BOOK REVIEW:

The scribe : a novel

Matthew Guinn received an Edgar Award nomination for Best First Novel for The Resurrectionist( 2013).   His second novel is a dark story of murder and race relations with black magic overtones, set in Atlanta in 1881.
The central character, Thomas Canby, is a former member of the Atlanta police force, now living in bitter exile as sheriff of a tiny town in the hills of northern Georgia after being unjustly accused of taking a bribe four years earlier.  Canby grew up in Atlanta, but he is resented by many for his service while a teenager in the Union Army--though his sole motivation for joining up was a naïve notion that serving in a blue uniform might enable him to murder General Sherman, whom he still blames for the death of his beloved schoolmaster father, killed in the Union's siege of the city in 1864.
 
When Canby receives a telegram from his former colleague Vernon Thompson, now the Atlanta police chief, asking for help on a case, his first inclination is to tell him to go to hell.  But Canby respects Vernon, and he realizes that this may be his chance to reestablish his career--and to finally marry his longtime love, Julia Preston.  Vernon explains that two prominent black Atlanta businessmen have been viciously murdered; each had a letter (M for the first, A for the second) carved in his forehead, and it appears that the killer will continue until he finishes his "spelling bee".   Since the police assume the perpetrator is also African-American, the city's lone black officer, Cyrus Underwood (recently promoted from janitor) has been assigned to the case, but no other member of the force will work with him.  Canby has no qualms about an interracial partnership, but he must also deal with the fact that Underwood himself is a potential suspect in the deaths.

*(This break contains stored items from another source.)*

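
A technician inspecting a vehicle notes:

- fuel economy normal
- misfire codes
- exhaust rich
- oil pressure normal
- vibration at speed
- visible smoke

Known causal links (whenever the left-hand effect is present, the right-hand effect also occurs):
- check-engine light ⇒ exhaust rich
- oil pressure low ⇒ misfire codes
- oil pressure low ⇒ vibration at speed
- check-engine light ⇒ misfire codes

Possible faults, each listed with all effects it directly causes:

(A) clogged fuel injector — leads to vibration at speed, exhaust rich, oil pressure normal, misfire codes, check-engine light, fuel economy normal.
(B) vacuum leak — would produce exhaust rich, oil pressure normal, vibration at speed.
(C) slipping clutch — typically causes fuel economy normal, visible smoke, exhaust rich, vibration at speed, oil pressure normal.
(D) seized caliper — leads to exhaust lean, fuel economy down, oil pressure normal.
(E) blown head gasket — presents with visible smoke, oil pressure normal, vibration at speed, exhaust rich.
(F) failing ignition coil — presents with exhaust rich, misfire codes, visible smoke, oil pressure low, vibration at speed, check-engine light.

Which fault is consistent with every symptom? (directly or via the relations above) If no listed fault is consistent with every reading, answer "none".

For each candidate, compare predicted effects to what was observed:
(A) clogged fuel injector — fuel economy normal match; misfire codes match; exhaust rich match; oil pressure normal match; vibration at speed match; visible smoke miss
(B) vacuum leak — does not account for fuel economy normal, misfire codes, visible smoke
(C) slipping clutch — fuel economy normal match; misfire codes miss; exhaust rich match; oil pressure normal match; vibration at speed match; visible smoke match
(D) seized caliper — fuel economy normal miss; misfire codes miss; exhaust rich miss; oil pressure normal match; vibration at speed miss; visible smoke miss
(E) blown head gasket — fuel economy normal miss; misfire codes miss; exhaust rich match; oil pressure normal match; vibration at speed match; visible smoke match
(F) failing ignition coil — fails on fuel economy normal, oil pressure normal (predicts oil pressure low, not oil pressure normal)
No candidate is consistent with all observations.

none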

The serial killings threaten to interfere disastrously with the approaching opening of the International Cotton Exposition--the bid of Atlanta's pre-War elite, The Ring, to prove that the city can thrive in the new non-slave economy, now that the carpetbaggers have been sent packing and the locals are in charge again.  The powers-that-be are anxious to have the case solved before Canby's old nemesis, General Sherman, shows up to attend--and they're definitely not convinced that Canby and Underwood are the men to do it.
 
Tensions increase as the killer strikes twice more--and these victims do not match the race and class of the first two.  Canby and Underwood find the case moving in unexpected directions, and there will be a lynching, a hanging, a drowning, and the unearthing of an empty coffin before some, but not all, questions are answered. Guinn's writing is strongly influenced by the dark crime stories so popular on today's TV drama shows, with their bizarre, violent characters and shocking twists at the end of each segment.  Those who like their mysteries filled with clever deductions and complex but neat solutions should not try this one; the motivations and reasoning of both heroes and villains are often unclear or baffling.  But the historical details of life in the post-Reconstruction Deep South  are fascinating and convincing, and readers who appreciate eerie, violent stories with lots of surprising twists and turns will keep flipping the pages.  I'm looking forward to the sequel that the author is already working on.